En el torbellino mediático y político en el que anda gestándose la ideología de la Cuarta Revolución Industrial es fácil revelar el deseo prometeico de tener entre manos una nueva magia que supuestamente nos regalará una mayor libertad creativa con la que disfrutar de casi infinitas posibilidades de autorrealización. El paradigma con el que operan las empresas más influyentes de nuestros días maneja la ambición de imaginar un futuro muy detallado pero que todavía no está, resucitando así el significado del impulso utópico. El hastío y el consiguiente distanciamiento incrédulo con respecto al lenguaje de los partidos políticos que se extiende por la ciudadanía mundial hacen realidad la transferencia de expectativas hacia el papel renovador que las tecnologías y empresas por nacer supondrán para la transformación del mundo. Y es por ello que la decisión de funcionar con o sin propósito para cualquier organización contemporánea está adquiriendo rango estratégico.
En otra conferencia reciente a la que pude asistir, Yusuf Mehdi, vicepresidente corporativo de dispositivos y vida moderna de Microsoft, evocó la era del propósito que experimenta su compañía, fundamentada en inventar el futuro de la productividad (un futuro encarrilado en cuatro significantes: garantía de conectividad integral, vivir inteligentemente, evitar cualquier fricción a la creatividad e impulsar el flujo de la movilidad). En este caso me pareció como si Mehdi concediera al propósito una naturaleza formal, como encarnación bis de la carta magna de un país: perdurable y a la vez cambiante a modo de ente comunicativo omnisciente de las problemáticas urgentes que hay que resolver y de los saltos que hay que procurar dentro de las sociedades.

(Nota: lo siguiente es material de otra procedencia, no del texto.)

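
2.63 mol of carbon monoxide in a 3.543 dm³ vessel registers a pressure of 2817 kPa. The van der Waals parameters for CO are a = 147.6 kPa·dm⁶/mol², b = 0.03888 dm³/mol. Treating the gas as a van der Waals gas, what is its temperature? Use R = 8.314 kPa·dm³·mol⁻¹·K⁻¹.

T ≈ 456.1 K

T = (P + a n²/V²)(V − nb)/(nR)
P + a n²/V² = 2817 + (147.6)(2.63)²/(3.543)² = 2898.3 kPa
V − nb = 3.543 − (2.63)(0.03888) = 3.4407 dm³
T = (2898.3)(3.4407)/((2.63)(8.314)) = 456.1 K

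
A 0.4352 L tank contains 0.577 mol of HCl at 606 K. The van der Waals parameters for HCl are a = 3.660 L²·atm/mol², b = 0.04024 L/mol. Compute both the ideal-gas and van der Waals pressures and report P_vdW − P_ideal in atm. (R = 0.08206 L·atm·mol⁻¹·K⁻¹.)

Ideal: P_ideal = nRT/V = (0.577)(0.08206)(606)/0.4352 = 65.9312 atm
vdW: P = nRT/(V − nb) − a n²/V² = 28.6933/0.411982 − 1.21852/0.189399 = 69.6470 − 6.43361 = 63.2134 atm
ΔP = 63.2134 − 65.9312 = -2.718 atm

ΔP ≈ -2.718 atm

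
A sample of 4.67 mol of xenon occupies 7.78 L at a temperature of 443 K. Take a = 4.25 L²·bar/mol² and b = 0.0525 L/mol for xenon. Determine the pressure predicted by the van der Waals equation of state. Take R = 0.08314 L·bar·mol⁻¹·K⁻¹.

P ≈ 21.30 bar

P = nRT/(V − nb) − a n²/V²
nRT/(V − nb) = (4.67)(0.08314)(443)/(7.78 − 4.67×0.0525) = 172.00/7.5348 = 22.827 bar
a n²/V² = (4.25)(4.67)²/(7.78)² = 1.5313 bar
P = 22.827 − 1.5313 = 21.30 bar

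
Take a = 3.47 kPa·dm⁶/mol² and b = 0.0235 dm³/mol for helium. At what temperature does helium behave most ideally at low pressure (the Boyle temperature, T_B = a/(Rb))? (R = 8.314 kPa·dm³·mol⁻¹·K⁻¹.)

T_B ≈ 17.76 K

For a van der Waals gas the second virial coefficient B₂ = b − a/(RT) vanishes at T_B = a/(Rb).
T_B = 3.47/(8.314×0.0235) = 3.47/0.19538 = 17.76 K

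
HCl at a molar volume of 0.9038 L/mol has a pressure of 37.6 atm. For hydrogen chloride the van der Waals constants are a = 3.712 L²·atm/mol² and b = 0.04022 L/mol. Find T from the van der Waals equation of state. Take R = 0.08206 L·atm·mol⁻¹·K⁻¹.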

Bajo esa lógica, Microsoft focaliza el salto en proteger un bien tan escaso como es el tiempo y la utilidad de la atención de cada profesional. Así, esta visión retroalimenta su relato histórico de generar herramientas eficientes, pero estando ahora al servicio de evitar las interferencias y distracciones que suponen las redes sociales, la sobrecarga informativa y la ubicuidad de los teléfonos conectados cuando se intenta desarrollar el trabajo de cada uno, emergiendo la aspiración de ayudar a que los empleos del mañana sean un proceso cada vez más social, lúdico y breve.

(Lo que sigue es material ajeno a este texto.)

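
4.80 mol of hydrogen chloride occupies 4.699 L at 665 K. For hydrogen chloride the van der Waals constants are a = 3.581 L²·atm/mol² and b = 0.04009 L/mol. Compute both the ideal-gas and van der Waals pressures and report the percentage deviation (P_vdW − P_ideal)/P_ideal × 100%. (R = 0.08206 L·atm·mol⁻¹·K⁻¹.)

-2.43 %

Ideal: P_ideal = nRT/V = (4.80)(0.08206)(665)/4.699 = 55.7428 atm
vdW: P = nRT/(V − nb) − a n²/V² = 261.936/4.50657 − 82.5062/22.0806 = 58.1231 − 3.73659 = 54.3865 atm
% deviation = (54.3865 − 55.7428)/55.7428 × 100% = -2.43%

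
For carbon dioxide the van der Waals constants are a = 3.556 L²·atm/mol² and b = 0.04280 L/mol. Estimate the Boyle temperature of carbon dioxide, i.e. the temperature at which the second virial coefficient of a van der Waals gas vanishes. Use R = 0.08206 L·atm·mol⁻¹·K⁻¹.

For a van der Waals gas the second virial coefficient B₂ = b − a/(RT) vanishes at T_B = a/(Rb).
T_B = 3.556/(0.08206×0.04280) = 3.556/0.0035122 = 1012 K

T_B ≈ 1012 K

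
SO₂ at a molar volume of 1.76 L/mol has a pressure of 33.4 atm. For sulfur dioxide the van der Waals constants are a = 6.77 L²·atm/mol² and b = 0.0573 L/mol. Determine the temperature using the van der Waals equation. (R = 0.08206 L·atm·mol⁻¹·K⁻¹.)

T = (P + a/V_m²)(V_m − b)/R
P + a/V_m² = 33.4 + 6.77/(1.76)² = 35.586 atm
V_m − b = 1.76 − 0.0573 = 1.7027 L/mol
T = (35.586)(1.7027)/0.08206 = 738.4 K

T ≈ 738.4 K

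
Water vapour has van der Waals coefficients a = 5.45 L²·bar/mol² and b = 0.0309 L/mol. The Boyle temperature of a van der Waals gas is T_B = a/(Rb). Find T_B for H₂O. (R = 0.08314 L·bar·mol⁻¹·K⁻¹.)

T_B ≈ 2121 K

For a van der Waals gas the second virial coefficient B₂ = b − a/(RT) vanishes at T_B = a/(Rb).
T_B = 5.45/(0.08314×0.0309) = 5.45/0.0025690 = 2121 K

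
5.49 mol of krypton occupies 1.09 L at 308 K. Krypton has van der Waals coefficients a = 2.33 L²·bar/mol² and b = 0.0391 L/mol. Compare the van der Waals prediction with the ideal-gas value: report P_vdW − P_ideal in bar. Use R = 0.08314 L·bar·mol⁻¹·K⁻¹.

ΔP ≈ -27.48 bar

Ideal: P_ideal = nRT/V = (5.49)(0.08314)(308)/1.09 = 128.975 bar
vdW: P = nRT/(V − nb) − a n²/V² = 140.583/0.875341 − 70.2264/1.18810 = 160.604 − 59.1082 = 101.496 bar
ΔP = 101.496 − 128.975 = -27.48 bar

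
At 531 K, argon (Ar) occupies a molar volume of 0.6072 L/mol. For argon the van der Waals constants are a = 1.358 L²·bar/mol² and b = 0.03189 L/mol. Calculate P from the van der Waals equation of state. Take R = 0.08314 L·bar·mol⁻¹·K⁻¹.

P ≈ 73.05 bar

P = RT/(V_m − b) − a/V_m²
RT/(V_m − b) = (0.08314)(531)/(0.6072 − 0.03189) = 44.147/0.57531 = 76.736 bar
a/V_m² = 1.358/(0.6072)² = 3.6833 bar
P = 76.736 − 3.6833 = 73.05 bar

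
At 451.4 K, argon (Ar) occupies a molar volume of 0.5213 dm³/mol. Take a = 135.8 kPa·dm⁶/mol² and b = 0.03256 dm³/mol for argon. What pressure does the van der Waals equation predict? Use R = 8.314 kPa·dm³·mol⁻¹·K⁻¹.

P = RT/(V_m − b) − a/V_m²
RT/(V_m − b) = (8.314)(451.4)/(0.5213 − 0.03256) = 3752.9/0.48874 = 7678.7 kPa
a/V_m² = 135.8/(0.5213)² = 499.72 kPa
P = 7678.7 − 499.72 = 7179 kPa

P ≈ 7179 kPa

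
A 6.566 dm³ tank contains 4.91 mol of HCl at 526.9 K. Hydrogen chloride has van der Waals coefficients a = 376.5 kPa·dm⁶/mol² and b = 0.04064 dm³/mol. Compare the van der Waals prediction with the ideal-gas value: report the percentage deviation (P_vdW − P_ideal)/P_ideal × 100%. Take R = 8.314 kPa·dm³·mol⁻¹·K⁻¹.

Ideal: P_ideal = nRT/V = (4.91)(8.314)(526.9)/6.566 = 3275.81 kPa
vdW: P = nRT/(V − nb) − a n²/V² = 21509.0/6.36646 − 9076.70/43.1124 = 3378.49 − 210.536 = 3167.95 kPa
% deviation = (3167.95 − 3275.81)/3275.81 × 100% = -3.29%

-3.29 %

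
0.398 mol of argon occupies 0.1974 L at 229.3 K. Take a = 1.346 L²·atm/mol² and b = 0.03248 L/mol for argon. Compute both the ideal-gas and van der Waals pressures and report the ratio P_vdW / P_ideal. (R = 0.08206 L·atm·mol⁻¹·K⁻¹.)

Ideal: P_ideal = nRT/V = (0.398)(0.08206)(229.3)/0.1974 = 37.9377 atm
vdW: P = nRT/(V − nb) − a n²/V² = 7.48891/0.184473 − 0.213212/0.0389668 = 40.5962 − 5.47163 = 35.1246 atm
Ratio = 35.1246/37.9377 = 0.9258

P_vdW / P_ideal ≈ 0.9258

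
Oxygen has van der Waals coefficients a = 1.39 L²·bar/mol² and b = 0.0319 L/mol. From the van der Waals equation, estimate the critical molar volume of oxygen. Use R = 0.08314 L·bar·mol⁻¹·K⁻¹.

For a van der Waals gas, V_m,c = 3b.
V_m,c = 3×0.0319 = 0.09570 L/mol

V_m,c ≈ 0.09570 L/mol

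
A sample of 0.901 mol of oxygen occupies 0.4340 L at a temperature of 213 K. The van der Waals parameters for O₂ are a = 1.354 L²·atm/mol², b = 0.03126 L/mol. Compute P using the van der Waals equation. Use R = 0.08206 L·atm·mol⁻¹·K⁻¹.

P ≈ 32.97 atm

P = nRT/(V − nb) − a n²/V²
nRT/(V − nb) = (0.901)(0.08206)(213)/(0.4340 − 0.901×0.03126) = 15.748/0.40583 = 38.804 atm
a n²/V² = (1.354)(0.901)²/(0.4340)² = 5.8356 atm
P = 38.804 − 5.8356 = 32.97 atm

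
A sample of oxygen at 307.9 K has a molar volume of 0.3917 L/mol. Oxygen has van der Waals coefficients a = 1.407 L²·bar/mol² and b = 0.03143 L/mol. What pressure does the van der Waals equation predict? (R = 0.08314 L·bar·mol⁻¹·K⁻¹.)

P ≈ 61.88 bar

P = RT/(V_m − b) − a/V_m²
RT/(V_m − b) = (0.08314)(307.9)/(0.3917 − 0.03143) = 25.599/0.36027 = 71.055 bar
a/V_m² = 1.407/(0.3917)² = 9.1704 bar
P = 71.055 − 9.1704 = 61.88 bar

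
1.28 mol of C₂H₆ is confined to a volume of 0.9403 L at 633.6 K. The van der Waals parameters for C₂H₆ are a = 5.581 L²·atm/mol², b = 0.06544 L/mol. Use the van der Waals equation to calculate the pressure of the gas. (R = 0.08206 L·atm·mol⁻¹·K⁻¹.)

P ≈ 67.36 atm

P = nRT/(V − nb) − a n²/V²
nRT/(V − nb) = (1.28)(0.08206)(633.6)/(0.9403 − 1.28×0.06544) = 66.551/0.85654 = 77.697 atm
a n²/V² = (5.581)(1.28)²/(0.9403)² = 10.342 atm
P = 77.697 − 10.342 = 67.36 atm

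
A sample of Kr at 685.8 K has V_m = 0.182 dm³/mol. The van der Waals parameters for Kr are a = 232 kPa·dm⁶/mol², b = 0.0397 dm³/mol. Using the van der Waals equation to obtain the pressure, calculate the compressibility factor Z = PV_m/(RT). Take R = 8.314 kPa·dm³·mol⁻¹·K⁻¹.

Z ≈ 1.055

P = RT/(V_m − b) − a/V_m² = (8.314)(685.8)/(0.182 − 0.0397) − 232/(0.182)²
  = 5701.7/0.14230 − 7004.0 = 40068 − 7004.0 = 33064 kPa
Z = PV_m/(RT) = (33064)(0.182)/((8.314)(685.8)) = 6017.6/5701.7 = 1.055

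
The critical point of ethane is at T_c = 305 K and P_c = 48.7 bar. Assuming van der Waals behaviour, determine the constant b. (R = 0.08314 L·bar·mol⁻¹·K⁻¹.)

From T_c = 8a/(27Rb) and P_c = a/(27b²): b = R T_c/(8 P_c).
b = (0.08314)(305)/(8×48.7) = 25.358/389.60 = 0.06509 L/mol

b ≈ 0.06509 L/mol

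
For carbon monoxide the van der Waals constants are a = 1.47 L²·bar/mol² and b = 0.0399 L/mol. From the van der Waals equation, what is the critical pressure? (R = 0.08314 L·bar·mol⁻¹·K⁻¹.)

P_c ≈ 34.20 bar

For a van der Waals gas, P_c = a/(27b²).
P_c = 1.47/(27×(0.0399)²) = 1.47/0.042984 = 34.20 bar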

Este sencillo ejemplo permite reconocer que el propósito empresarial ha llegado al estadio de tótem que cohesiona las esperanzas de la tribu-empresa, generando la certidumbre que esta necesita sobre la función que seguirá desempeñando el día de mañana, exorcizando el miedo no a lo desconocido sino ante la probabilidad de no alcanzar lo nuevo, y permitiendo que no se apague la chispa con la que captar la luz al final del túnel. A mi modo de interpretarlo, el lenguaje de las emociones y los estados de ánimo será el marcador diferencial de la Cuarta Revolución Industrial.